LiPetri was a member of the Committee on Environmental Conservation, Committee on Corporations, Authorities, and Commissions, Committee on Housing, Committee on Racing and Wagering, and the Committee on Social Services.

=== 2020 congressional election ===
Following the announcement that 14-term U.S. Representative Peter T. King would not be running for re-election in 2020, LiPetri announced his intention to run for Congress in New York's 2nd congressional district. He ran against Assemblyman Andrew Garbarino in the Republican primary. Garbarino defeated LiPetri, 65% to 35%. The district was a top target for the Democratic Congressional Campaign Committee in 2020.

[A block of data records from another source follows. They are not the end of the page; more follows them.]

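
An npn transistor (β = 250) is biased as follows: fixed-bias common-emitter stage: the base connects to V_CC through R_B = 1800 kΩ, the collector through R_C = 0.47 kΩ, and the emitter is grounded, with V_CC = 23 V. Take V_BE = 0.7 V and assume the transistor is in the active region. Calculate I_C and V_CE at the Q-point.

I_C ≈ 3.1 mA, V_CE ≈ 22 V

Base loop: V_CC = I_B·R_B + V_BE, so I_B = (23 − 0.7)/1800 kΩ = 0.0124 mA.
In the active region I_C = β·I_B = 250 × 0.0124 = 3.1 mA.
Collector loop: V_CE = V_CC − I_C·R_C = 23 − 3.1×0.47 = 21.5 V.
Since V_CE = 21.5 V > V_CE(sat) ≈ 0.2 V, the transistor is in the active region as assumed.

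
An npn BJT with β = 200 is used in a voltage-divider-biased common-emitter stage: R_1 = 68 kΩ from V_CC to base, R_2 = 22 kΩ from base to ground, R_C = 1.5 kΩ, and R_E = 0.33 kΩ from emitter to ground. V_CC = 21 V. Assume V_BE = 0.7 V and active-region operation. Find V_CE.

V_CE ≈ 1.4 V

Thevenize the base divider: V_Th = V_CC·R_2/(R_1+R_2) = 21×22/90 = 5.13 V, R_Th = R_1‖R_2 = 16.6 kΩ.
Base-emitter loop: V_Th = I_B·R_Th + V_BE + (β+1)I_B·R_E, so I_B = (5.13 − 0.7) / (16.6 + 201×0.33) = 0.0534 mA.
I_C = β·I_B = 200×0.0534 = 10.7 mA, and I_E = (β+1)I_B = 10.7 mA.
V_CE = V_CC − I_C·R_C − I_E·R_E = 21 − 10.7×1.5 − 10.7×0.33 = 1.42 V.
V_CE = 1.42 V > 0.2 V confirms active-region operation.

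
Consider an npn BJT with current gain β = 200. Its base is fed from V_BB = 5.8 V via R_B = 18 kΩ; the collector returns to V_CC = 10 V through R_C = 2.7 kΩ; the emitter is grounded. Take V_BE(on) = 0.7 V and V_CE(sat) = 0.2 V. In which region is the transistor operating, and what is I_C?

saturation; I_C ≈ 3.6 mA

Assume active: I_B = (5.8 − 0.7)/18 = 0.283 mA, giving I_C = β·I_B = 56.7 mA.
But then V_CE = 10 − 56.7×2.7 = -143 V < V_CE(sat) = 0.2 V — impossible in the active region.
So the transistor is saturated. With V_CE = 0.2 V, I_C = (V_CC − 0.2)/R_C = 9.8/2.7 = 3.63 mA.
Check: β·I_B = 56.7 mA > I_C = 3.63 mA, confirming saturation.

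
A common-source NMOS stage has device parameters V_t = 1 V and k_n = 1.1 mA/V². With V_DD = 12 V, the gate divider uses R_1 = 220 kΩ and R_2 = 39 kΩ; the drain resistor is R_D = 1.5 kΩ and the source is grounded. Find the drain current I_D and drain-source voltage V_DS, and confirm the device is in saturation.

I_D ≈ 0.36 mA, V_DS ≈ 11 V

V_G = V_DD·R_2/(R_1+R_2) = 12×39/259 = 1.81 V. With the source grounded, V_GS = V_G = 1.81 V.
Assume saturation: I_D = (k_n/2)(V_GS − V_t)² = (1.1/2)×(1.81 − 1)² = 0.55×0.807² = 0.358 mA.
V_DS = V_DD − I_D·R_D = 12 − 0.358×1.5 = 11.5 V.
Saturation requires V_DS ≥ V_GS − V_t = 0.807 V; 11.5 ≥ 0.807 ✓.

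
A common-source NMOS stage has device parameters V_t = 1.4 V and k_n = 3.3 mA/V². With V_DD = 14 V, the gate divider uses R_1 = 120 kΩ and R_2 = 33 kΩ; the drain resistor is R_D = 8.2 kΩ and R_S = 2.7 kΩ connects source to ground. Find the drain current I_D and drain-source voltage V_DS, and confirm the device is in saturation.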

=== 2024 congressional election ===
LiPetri was chosen by the Nassau County GOP to be their candidate for New York's 3rd congressional district in the 2024 election cycle, a decision made amidst notable competition from within the party. The primary was set for June 25, 2024, but was cancelled when LiPetri was the only person slated to be on the ballot. LiPetri's early selection by the Nassau County GOP leaders positioned him favorably against his challengers, avoiding the typical petitioning process required for candidacy. In the general election, LiPetri was defeated by Thomas Suozzi by a margin of 51.7% to 48.1%.

=== 2026 congressional election ===

In February 2026, LiPetri announced his candidacy for New York's 3rd congressional district in the 2026 election.

==Personal life==
His grandfather, Angelo LiPetri, was a pitcher for the Phillies during the 1950s.